Cervantes Islands
- Interactive map of Cervantes Islands
- Etymology: American whaling ship named after writer Miguel de Cervantes that was wrecked off north island in June 1844

Geography
- Location: Indian Ocean
- Coordinates: 30°31′35″S 115°02′45″E﻿ / ﻿30.52646°S 115.045843°E
- Total islands: 3
- Area: 285.16 ha (704.6 acres)

Administration
- Australia
- State: Western Australia
- Local Government Area: Shire of Dandaragan

Additional information
- Time zone: Australian Western Standard Time (UTC+08:00);

= Cervantes Islands =

Group of islands in Western Australia

The Cervantes Islands are a small group of islands to the south-west of the locality of Cervantes, both within the Shire of Dandaragan in Western Australia.

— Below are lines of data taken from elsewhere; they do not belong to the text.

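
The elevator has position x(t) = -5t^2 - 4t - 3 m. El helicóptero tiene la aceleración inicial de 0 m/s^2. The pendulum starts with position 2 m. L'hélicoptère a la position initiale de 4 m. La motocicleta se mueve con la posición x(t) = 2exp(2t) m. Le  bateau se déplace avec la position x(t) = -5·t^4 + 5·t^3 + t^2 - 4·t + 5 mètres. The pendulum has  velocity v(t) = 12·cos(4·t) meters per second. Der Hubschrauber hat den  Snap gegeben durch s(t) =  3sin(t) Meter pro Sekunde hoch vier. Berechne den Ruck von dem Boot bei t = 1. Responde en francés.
En partant de la position x(t) = -5·t^4 + 5·t^3 + t^2 - 4·t + 5, nous prenons 3 dérivées. En dérivant la position, nous obtenons la vitesse: v(t) = -20·t^3 + 15·t^2 + 2·t - 4. La dérivée de la vitesse donne l'accélération: a(t) = -60·t^2 + 30·t + 2. En prenant d/dt de a(t), nous trouvons j(t) = 30 - 120·t. Nous avons le jerk j(t) = 30 - 120·t. En substituant t = 1: j(1) = -90.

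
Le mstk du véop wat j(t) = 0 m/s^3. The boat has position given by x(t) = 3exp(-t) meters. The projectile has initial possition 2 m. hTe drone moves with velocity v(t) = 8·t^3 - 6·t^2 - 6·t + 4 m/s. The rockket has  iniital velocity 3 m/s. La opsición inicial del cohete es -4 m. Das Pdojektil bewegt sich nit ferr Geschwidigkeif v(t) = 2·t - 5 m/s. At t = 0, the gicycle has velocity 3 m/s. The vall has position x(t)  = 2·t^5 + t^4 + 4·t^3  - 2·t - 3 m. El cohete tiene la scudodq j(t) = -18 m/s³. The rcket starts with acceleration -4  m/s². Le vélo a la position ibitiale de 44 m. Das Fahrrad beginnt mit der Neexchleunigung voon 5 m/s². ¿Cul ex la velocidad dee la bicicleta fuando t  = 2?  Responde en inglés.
We need to integrate our jerk equation j(t) = 0 2 times. The antiderivative of jerk is acceleration. Using a(0) = 5, we get a(t) = 5. The integral of acceleration, with v(0) = 3, gives velocity: v(t) = 5·t + 3. We have velocity v(t) = 5·t + 3. Substituting t = 2: v(2) = 13.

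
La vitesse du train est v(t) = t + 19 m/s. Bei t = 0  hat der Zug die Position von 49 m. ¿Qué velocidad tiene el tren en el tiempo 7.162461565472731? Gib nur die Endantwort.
La respuesta es 26.1624615654727.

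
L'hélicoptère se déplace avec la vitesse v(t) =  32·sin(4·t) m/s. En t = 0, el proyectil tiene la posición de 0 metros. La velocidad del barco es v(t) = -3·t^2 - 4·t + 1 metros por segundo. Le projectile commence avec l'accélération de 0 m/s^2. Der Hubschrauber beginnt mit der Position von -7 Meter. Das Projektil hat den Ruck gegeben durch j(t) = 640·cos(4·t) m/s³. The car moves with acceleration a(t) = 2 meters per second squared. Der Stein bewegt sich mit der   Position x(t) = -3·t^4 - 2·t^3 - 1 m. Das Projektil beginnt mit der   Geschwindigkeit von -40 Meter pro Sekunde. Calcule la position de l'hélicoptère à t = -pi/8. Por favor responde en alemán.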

They are 2 km from Thirsty Point at the southern side of the locality, approximately 180 km north-west of Perth. (Note: Thirsty Point was earlier known as Wreck Point.)

==Island group==
The Cervantes Islands are a group of three individual islands:
- North Cervantes Island with an area of 2,84 ha located 1.6 km from the mainland with a maximum elevation of 8 m
- Middle Cervantes Island with an area of 0.45 ha located 2.6 km from the mainland
- South Cervantes Island with an area of 0.71 ha located 2.7 km from the mainland

The group sits within the Jurien Bay Marine Park and the Turquoise Coast islands group, a chain of 40 islands spread over a distance of 150 km. Cervantes Islands are located in the Cervantes Islands Nature Reserve, which was declared in 1968. Australian sea lion are known to inhabit the islands.

Cervantes Islands are named for an American whaling ship that was wrecked off the North island in June 1844, which was named after the writer Miguel de Cervantes.